I talked to my friend last night and they are going to bring 2 sleds (weather permitting) if anyone wants to go out and fish lakers in the late afternoon, look us up. We should be there around noon-1pm.


We'll be real easy to find.....look for the yellow MS.com flag!! Can't miss it..


----------



## Burksee (Jan 15, 2003)

SS, got your PM. Sorry, but I wont be able to make this one. Been up the last two weekends and have to work this one. Hope you have a good turn out! I'm sure there will be many posts on reports come Monday! Good Luck!


----------



## Craig M (May 17, 2000)

Not sure if I can make it but will try. If I can, I'll make a big 'ol pot of something to eat and how do I rig up for these bad boys?


----------



## wild bill (Apr 20, 2001)

hey craig, if you end up going and want to tag along i have room for 2 more in the truck.


----------



## Craig M (May 17, 2000)

Thanks for the offer Bill but I just found out that Connie ditched our spawn child for the weekend so I guess I'll be doing a little different type of fishing this weekend.

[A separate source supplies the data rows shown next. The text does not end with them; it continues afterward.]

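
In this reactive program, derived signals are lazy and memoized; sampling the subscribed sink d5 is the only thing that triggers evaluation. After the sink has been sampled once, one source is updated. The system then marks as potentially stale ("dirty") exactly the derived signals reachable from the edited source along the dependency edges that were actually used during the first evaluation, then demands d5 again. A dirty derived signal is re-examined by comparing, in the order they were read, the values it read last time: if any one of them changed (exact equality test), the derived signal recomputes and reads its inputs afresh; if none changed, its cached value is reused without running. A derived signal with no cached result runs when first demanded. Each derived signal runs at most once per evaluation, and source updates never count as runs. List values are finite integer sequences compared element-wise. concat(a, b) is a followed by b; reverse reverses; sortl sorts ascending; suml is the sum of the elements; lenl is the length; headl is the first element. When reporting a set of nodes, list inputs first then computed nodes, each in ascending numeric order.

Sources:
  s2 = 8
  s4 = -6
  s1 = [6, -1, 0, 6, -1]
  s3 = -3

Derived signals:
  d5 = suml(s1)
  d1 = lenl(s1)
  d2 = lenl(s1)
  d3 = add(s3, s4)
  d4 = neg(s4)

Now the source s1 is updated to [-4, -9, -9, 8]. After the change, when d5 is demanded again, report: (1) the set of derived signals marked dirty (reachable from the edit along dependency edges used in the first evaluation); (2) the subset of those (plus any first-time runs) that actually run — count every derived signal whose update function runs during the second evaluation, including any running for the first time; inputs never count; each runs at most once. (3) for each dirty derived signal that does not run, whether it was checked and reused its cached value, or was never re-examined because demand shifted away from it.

The edit dirties: d5.
1 derived signals run: d5.
No dirty derived signal escaped a run.

First demand of the output computes:
  d5 = suml([6, -1, 0, 6, -1]) = 10

After the edit, cleaning proceeds:
  d5: a read changed (s1 [6, -1, 0, 6, -1]->[-4, -9, -9, 8]) — executes, giving -14.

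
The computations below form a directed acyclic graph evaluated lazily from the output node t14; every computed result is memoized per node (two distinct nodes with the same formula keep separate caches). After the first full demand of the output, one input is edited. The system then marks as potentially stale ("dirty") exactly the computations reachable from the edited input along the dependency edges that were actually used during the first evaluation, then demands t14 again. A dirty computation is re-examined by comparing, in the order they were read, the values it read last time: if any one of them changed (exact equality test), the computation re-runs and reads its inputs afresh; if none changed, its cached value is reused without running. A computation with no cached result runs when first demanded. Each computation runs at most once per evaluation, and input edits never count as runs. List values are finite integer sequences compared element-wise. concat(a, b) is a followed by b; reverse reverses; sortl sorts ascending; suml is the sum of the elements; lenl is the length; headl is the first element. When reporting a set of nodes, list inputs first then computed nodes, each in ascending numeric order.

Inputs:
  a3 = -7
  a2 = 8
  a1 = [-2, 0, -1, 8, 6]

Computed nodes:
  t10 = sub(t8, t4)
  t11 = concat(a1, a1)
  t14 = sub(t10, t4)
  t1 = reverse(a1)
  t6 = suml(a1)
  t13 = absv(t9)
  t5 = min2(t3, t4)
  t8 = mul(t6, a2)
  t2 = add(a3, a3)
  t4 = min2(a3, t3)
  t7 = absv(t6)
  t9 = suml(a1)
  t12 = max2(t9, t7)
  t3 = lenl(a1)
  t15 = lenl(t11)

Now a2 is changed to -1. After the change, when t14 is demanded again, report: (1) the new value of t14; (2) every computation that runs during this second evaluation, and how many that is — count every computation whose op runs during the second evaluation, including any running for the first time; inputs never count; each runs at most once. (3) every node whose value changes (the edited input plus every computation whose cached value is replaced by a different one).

Demanding t14 again yields 3.
3 computations run: t8, t10, t14.
The nodes whose values change: a2, t8, t10, t14.

First demand of the output computes:
  t3 = lenl([-2, 0, -1, 8, 6]) = 5
  t4 = min2(-7, 5) = -7
  t6 = suml([-2, 0, -1, 8, 6]) = 11
  t8 = mul(11, 8) = 88
  t10 = sub(88, -7) = 95
  t14 = sub(95, -7) = 102

After the edit, cleaning proceeds:
  t8: a read changed (a2 8->-1) — executes, giving -11.
  t10: a read changed (t8 88->-11) — executes, giving -4.
  t14: a read changed (t10 95->-4) — executes, giving 3.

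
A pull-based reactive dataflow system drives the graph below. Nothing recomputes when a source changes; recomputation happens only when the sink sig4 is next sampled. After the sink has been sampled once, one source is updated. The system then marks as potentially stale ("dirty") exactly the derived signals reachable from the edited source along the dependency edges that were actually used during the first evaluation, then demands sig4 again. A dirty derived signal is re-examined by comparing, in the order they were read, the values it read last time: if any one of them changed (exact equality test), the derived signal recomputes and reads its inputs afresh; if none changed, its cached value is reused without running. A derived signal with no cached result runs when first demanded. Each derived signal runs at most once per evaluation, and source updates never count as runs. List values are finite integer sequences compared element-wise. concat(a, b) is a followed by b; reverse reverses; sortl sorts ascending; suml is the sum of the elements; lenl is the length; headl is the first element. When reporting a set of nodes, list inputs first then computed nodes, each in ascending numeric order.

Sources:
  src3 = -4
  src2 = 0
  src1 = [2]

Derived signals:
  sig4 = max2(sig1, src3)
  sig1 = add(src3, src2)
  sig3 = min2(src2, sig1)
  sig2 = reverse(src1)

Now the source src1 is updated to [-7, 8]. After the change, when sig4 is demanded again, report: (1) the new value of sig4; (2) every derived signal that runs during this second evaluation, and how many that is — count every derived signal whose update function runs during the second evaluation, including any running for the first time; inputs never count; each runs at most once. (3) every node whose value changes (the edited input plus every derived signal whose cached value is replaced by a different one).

New value of sig4: -4.
Derived signals that run: none — 0 in total.
Values that change: src1.
Key observation: src1 is never demanded by the output, so the edit triggers no recomputation at all.

First evaluation (everything demanded from the output):
  sig1 = add(-4, 0) = -4
  sig4 = max2(-4, -4) = -4

Propagation after the edit:
  src1 feeds no computation that the output demands — nothing is marked dirty and nothing runs.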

I was looking foreward to this outing too as I love smelt, but when the opertunity for a childless weekend comes up... You know.


----------



## bluedevil (Feb 13, 2003)

anyone know what the ice conditions are going to be like for tommorrows outing?


----------



## Backlash (May 27, 2001)

Just got off the horn with the Sport Shop and there is 12 in. of ice and they are still going out after the smelt. I will more than likely be up there also but not staying all night. Channel 7


----------



## ozzgood2001 (Feb 15, 2003)

did he mention any slush and how much ya had to wade thru? or how far out the shore ice is broken up?


----------



## Jeffrey Sr (Jan 22, 2004)

Im in if people are still going. What time to meet? Curious about amount of slush on top. Need to know if I need hip waders or not?


----------



## Backlash (May 27, 2001)

He did not say, I did not ask. Just asked how the ice was after all this rain and warm weather. Told me that there was 12 in. and they were still going out after the smelt and still getting them.


----------



## wild bill (Apr 20, 2001)

from what i was told theres still 12" of ice. the shore ice is bad in spots but you can still get out. the water is also running down the holes. also heard rumors of a couple trucks that where out there today.

me and ozzgood will be there for sure unless theres high winds. planning to get there around 6 and will be on channel 7.


----------



## salmonslammer (Jan 28, 2001)

Our group is still planning on heading over tommorow... Were brining the waders and the sleds... One of them should work... about 30 and snowing out right now in cadilliac..hope it frezzes up tonight..


----------